I have a day to myself in Quito before I join my tour group and I decide to spend it walking around the old part of town. One of the things that is fascinating to me about this country is that there are large groups of people of all ages that are as sophisticated and integrated into the 21st century world as any Americans or Europeans while at the same time there are large groups of people that live as they did 100 years ago or more. Some of the latter group still dress in the style of their unique community and can be easily distinguished from each other, with different hat styles, wrap styles, skirt styles. Both of these groups can be seen in old Quito on a weekend.
Saturday and Sunday are holidays and the old town was filled with local people coming in to visit the churches and shop in the crowded pop-up marketplaces along the side of the cobbled streets. School starts next week so perhaps parents are buying provisions for their children. Certainly there were a lot of families indulging in ice cream from sidewalk sellers or sweet cream filled cakes.
The side buildings on the main squares are more from the colonial period of the early 1800’s but churches still exist from the 1500’s, with gold encrusted interiors and both baroque and gothic design.
There are some beautiful remodeled buildings on street corners from the colonial period.
I went to 4 museums, all of which were very well done. The most memorable was a very in-your-face feminist exhibit of a group of women artists chosen from various countries, held in the municipal building right next to the Presidential Palace in the Plaza Grande.
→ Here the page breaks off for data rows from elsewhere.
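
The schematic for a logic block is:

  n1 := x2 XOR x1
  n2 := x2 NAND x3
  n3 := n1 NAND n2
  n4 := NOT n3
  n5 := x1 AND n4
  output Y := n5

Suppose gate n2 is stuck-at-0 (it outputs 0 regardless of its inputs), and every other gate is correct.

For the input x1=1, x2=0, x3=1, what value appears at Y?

Propagate with n2 forced: n1=1, n2=0 [stuck-at-0], n3=1, n4=0, n5=0.
So Y = 0. (Without the fault it would be 1.)

0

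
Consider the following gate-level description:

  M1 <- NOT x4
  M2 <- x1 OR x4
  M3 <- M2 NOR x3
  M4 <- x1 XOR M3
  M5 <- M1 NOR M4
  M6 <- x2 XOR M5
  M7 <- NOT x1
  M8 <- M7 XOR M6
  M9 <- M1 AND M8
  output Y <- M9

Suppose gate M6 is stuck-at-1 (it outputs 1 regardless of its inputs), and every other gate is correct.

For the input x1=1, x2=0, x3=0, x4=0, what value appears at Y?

1

Propagate with M6 forced: M1=1, M2=1, M3=0, M4=1, M5=0, M6=1 [stuck-at-1], M7=0, M8=1, M9=1.
So Y = 1. (Without the fault it would be 0.)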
If anyone has a thought that Ecuador might be prudish in its art displays, this exhibit would counter that idea. Although I could not read much about the pieces or idea behind the exhibit, called “La Intimidad Es Politica” which perhaps means “Intimacy is Politics” as all signs were only in Spanish, the large photos of nude gender-neutral people from an artist from South Africa, the full wall size photo of 2 men in bed together (which it appears was hung outdoors in the square at one point and the artist included in the exhibit newspaper articles questioning or perhaps condemning this display), an art event in the middle of Cairo in which a large group of people walked on all fours across a street and the artist videotaped the arguments and violent responses of some of the street audience who happened by, the video of the Guerrilla Girls of New York, attacking the low percentage of women artists in museums and galleries, or the room with all 4 walls covered with photographs of the backs of women with their heads covered by saris or burkas or shawls —- it was a truly impressive show. I saw a family come in with small kids not knowing what the exhibit was about and quickly escort everyone out. It is not what I would have expected in the middle of the historical center of Quito, Ecuador.
Walking around the area, with shops selling goods from shoes to floor coverings, I ambled up a quiet side street with a policeman on either corner directing traffic along a main street filled with families, to see at least 3 women in doorways plying the oldest trade on earth. There was nothing discrete about this.
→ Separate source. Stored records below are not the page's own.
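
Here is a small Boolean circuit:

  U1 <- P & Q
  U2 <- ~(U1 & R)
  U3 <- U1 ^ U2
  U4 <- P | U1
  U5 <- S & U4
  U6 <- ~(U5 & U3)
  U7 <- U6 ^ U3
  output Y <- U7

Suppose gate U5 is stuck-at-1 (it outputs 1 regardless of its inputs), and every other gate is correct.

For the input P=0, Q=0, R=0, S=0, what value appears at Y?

Propagate with U5 forced: U1=0, U2=1, U3=1, U4=0, U5=1 [stuck-at-1], U6=0, U7=1.
So Y = 1. (Without the fault it would be 0.)

1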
And now a detour on a subject I always mention when I am blogging about a new country — the restrooms. This country has the cleanest restrooms of anywhere I have ever been — certainly better than in the U.S. There were immaculate public restrooms even in the artisans markets which charged $0.15 (or $0.35 if you wanted toilet paper), and public restrooms in parks that were clean and well maintained, and even a public restroom somewhere along my journeys in a supermarket store that was very good. It must have seeped in through education to the people of Ecuador that nothing less is tolerated.
Another favorite topic of mine is cab drivers — as some of you know, I have a minor phobia of being taken advantage of by cabbies in foreign countries. The cab drivers in Quito use a meter or tell you in advance of the reasonable charge (I negotiated down a requested $5 to $3 which I was told in advance was the reasonable cost only to feel guilty when the ride was long and went sharply uphill for quite a while). The driver also seemed happy to try to talk to me (we of course couldn’t get very far with my 4 lessons of Spanish). Most rides in Quito are only $2-3 except for the very far-out airport which is $20.
I met my tour group this morning — there are only 5 travel agents (all women, from New Jersey, Philadelphia, Toronto, Dallas and me) plus 3 representatives of the travel companies arranging this tour for us (from Seattle, Dallas and the local agent from Quito). We spent part of the day in the old town where I heard additional history and went to new places where I had not been before. In the choir loft of the Church of San Francisco, we were able to look down on the on-going mass being held, with almost filled pews — despite our guide telling us that most people had given up on religion except for special holidays. The service included organ music and singing with some hand-clapping, an unexpected event for me.
We also traveled outside Quito to the “Middle of the World”, a tourist must, the equatorial line at latitude 0’0” and learned the history and science used by the early European expeditions which set the line we use today. The advent of GPS has proven this monument a few hundred yards off but what is a few hundred yards among friends?
Tomorrow we head for the Cloud Forest in our comfortable minivan and I may not have internet for a few days.